Scale AI interim CEO Jason Droege: two $100M+ businesses, monthly growth since Meta deal, and the trough of AI disillusionment in enterprises

Summary

Jason Droege spent years building growth-stage businesses, most notably founding Uber Eats, which reached roughly $20 billion in GMV by the time he left. He joined Scale AI a year ago as chief strategy officer, drawn by what he describes as the same pattern he'd seen before: demand massively outstripping supply, with a business that needed to be organized to capture it. He became interim CEO after Meta invested over $14 billion for a 49% stake, with founder Alex Wang moving to Meta as chief AI officer.

Scale today has more than 1,100 full-time employees and $1 billion on the balance sheet, alongside a contributor network of hundreds of thousands of people who supply training data. Droege says roughly 15% of contributors hold PhDs, 25% have master's degrees, and around 60% have at least a bachelor's degree, reflecting the shift from general annotation work toward what he calls "skill capture" — getting domain experts to model how senior professionals actually reason.

Two $100M+ businesses

Droege argues most outside observers underestimate Scale's scope. The company runs two distinct businesses, each generating over $100 million in revenue. The data business — supplying training data to frontier model builders — is what Scale is publicly known for. The applications and services business, which helps large organizations actually deploy AI, is less understood but equally large. Droege frames it as independently unicorn-scale: Fortune 500 companies, the US government, and international governments like Qatar are all customers. A recently signed $100 million contract with the US Army is one concrete data point.

Monthly growth since the Meta deal

Droege says Scale has grown every month since the Meta deal closed, which he expects will surprise people given the press coverage. He attributes this to the company's sustained ability to supply difficult, high-volume data at the frontier — something he argues very few providers can actually do at scale, despite widespread claims in the market.

The enterprise trough

Droege is direct that AI is overhyped for near-term enterprise job displacement.
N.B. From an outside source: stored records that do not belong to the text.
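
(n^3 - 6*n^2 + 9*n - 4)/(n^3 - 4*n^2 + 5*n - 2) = (n - 4)/(n - 2)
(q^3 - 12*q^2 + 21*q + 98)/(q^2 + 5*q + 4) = (q^3 - 12*q^2 + 21*q + 98)/(q^2 + 5*q + 4)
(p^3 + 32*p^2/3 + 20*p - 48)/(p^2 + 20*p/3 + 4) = (3*p^2 + 14*p - 24)/(3*p + 2)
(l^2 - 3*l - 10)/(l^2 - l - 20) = (l + 2)/(l + 4)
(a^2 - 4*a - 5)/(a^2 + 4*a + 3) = (a - 5)/(a + 3)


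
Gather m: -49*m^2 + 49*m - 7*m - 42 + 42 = -49*m^2 + 42*m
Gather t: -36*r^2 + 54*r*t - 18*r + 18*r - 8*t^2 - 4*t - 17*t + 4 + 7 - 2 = -36*r^2 - 8*t^2 + t*(54*r - 21) + 9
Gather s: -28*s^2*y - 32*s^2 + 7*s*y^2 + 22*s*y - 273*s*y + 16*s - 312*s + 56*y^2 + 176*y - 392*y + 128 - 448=s^2*(-28*y - 32) + s*(7*y^2 - 251*y - 296) + 56*y^2 - 216*y - 320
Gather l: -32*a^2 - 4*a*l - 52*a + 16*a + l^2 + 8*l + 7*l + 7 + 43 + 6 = -32*a^2 - 36*a + l^2 + l*(15 - 4*a) + 56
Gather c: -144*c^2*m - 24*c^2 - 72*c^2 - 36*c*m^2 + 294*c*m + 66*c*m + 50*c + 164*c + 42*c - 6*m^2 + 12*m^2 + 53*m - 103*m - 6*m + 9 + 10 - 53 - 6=c^2*(-144*m - 96) + c*(-36*m^2 + 360*m + 256) + 6*m^2 - 56*m - 40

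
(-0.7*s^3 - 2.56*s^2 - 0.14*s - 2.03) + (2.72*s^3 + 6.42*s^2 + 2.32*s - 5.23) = 2.02*s^3 + 3.86*s^2 + 2.18*s - 7.26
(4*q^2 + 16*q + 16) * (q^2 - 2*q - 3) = 4*q^4 + 8*q^3 - 28*q^2 - 80*q - 48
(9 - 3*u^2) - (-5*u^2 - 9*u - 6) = 2*u^2 + 9*u + 15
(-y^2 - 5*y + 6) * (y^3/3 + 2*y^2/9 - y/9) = -y^5/3 - 17*y^4/9 + y^3 + 17*y^2/9 - 2*y/3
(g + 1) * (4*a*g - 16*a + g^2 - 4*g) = 4*a*g^2 - 12*a*g - 16*a + g^3 - 3*g^2 - 4*g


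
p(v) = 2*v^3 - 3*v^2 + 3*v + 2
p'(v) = 6*v^2 - 6*v + 3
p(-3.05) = -91.80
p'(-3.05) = 77.12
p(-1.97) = -30.84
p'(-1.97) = 38.11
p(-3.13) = -98.11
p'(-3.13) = 80.56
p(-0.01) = 1.97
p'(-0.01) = 3.06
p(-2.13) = -37.33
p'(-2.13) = 43.00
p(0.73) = 3.37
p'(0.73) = 1.82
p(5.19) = 216.36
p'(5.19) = 133.48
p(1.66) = 7.86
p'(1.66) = 9.57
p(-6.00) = -556.00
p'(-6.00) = 255.00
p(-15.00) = -7468.00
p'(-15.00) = 1443.00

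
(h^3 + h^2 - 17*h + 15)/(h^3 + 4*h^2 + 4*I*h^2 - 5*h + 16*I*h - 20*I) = (h - 3)/(h + 4*I)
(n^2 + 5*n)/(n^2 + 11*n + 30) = n/(n + 6)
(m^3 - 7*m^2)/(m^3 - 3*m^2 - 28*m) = m/(m + 4)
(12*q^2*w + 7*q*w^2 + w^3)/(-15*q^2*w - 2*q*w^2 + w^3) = (-4*q - w)/(5*q - w)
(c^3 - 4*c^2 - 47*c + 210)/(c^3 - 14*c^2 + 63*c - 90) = (c + 7)/(c - 3)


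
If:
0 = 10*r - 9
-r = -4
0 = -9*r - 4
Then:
No Solution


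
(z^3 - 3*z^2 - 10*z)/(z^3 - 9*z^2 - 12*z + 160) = z*(z + 2)/(z^2 - 4*z - 32)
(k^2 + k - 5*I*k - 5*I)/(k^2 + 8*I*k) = (k^2 + k - 5*I*k - 5*I)/(k*(k + 8*I))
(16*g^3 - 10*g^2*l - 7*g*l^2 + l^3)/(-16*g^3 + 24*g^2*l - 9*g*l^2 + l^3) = (-16*g^2 - 6*g*l + l^2)/(16*g^2 - 8*g*l + l^2)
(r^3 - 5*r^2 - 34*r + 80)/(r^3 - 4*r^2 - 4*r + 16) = (r^2 - 3*r - 40)/(r^2 - 2*r - 8)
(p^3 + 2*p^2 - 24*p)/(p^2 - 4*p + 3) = p*(p^2 + 2*p - 24)/(p^2 - 4*p + 3)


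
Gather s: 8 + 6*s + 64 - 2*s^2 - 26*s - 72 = -2*s^2 - 20*s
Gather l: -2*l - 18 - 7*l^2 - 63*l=-7*l^2 - 65*l - 18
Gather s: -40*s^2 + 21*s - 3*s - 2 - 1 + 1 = -40*s^2 + 18*s - 2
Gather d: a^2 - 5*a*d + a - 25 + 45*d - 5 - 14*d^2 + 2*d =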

The harder and more commercially relevant insight is what he's seeing on the ground with large customers: they went into AI expecting models to "pop out of the box," and instead found that making AI work inside complex organizations requires significant data work, change management, and senior-level human involvement that nobody priced in.

The specific friction he describes is alignment — not in the abstract safety sense, but practically: when you build an agent system for an accounting firm or a hospital, you have to decide whose judgment to encode. A junior accountant's? The CFO's? Compliance's? That question forces the most senior people in an organization to get personally involved in labeling and training work they assumed would be delegated downward. That is where Scale's enterprise business is finding traction.

Droege believes enterprises are approaching a trough of disillusionment. Budget allocated to broad "AI initiatives" will increasingly face ROI scrutiny, and companies that can't demonstrate concrete value will lose contracts. His framing is blunt: the Grim Reaper is coming for AI vendors that aren't delivering ground truth to customers. Scale's pitch is that it sits on the right side of that reckoning — helping organizations extract value rather than just selling the promise of it.

Robotics data and what's next

Scale does robotics data today, though Droege describes it as the newest part of the business and acknowledges the category is early — robots aren't yet walking around the world at volume. The absence of a large pre-existing corpus, unlike the internet-derived data that fueled LLM training, likely increases the long-term opportunity rather than diminishing it. All prior data types — computer vision, autonomous vehicle data, DoD contracts — continue to run in parallel, stacking rather than replacing each other.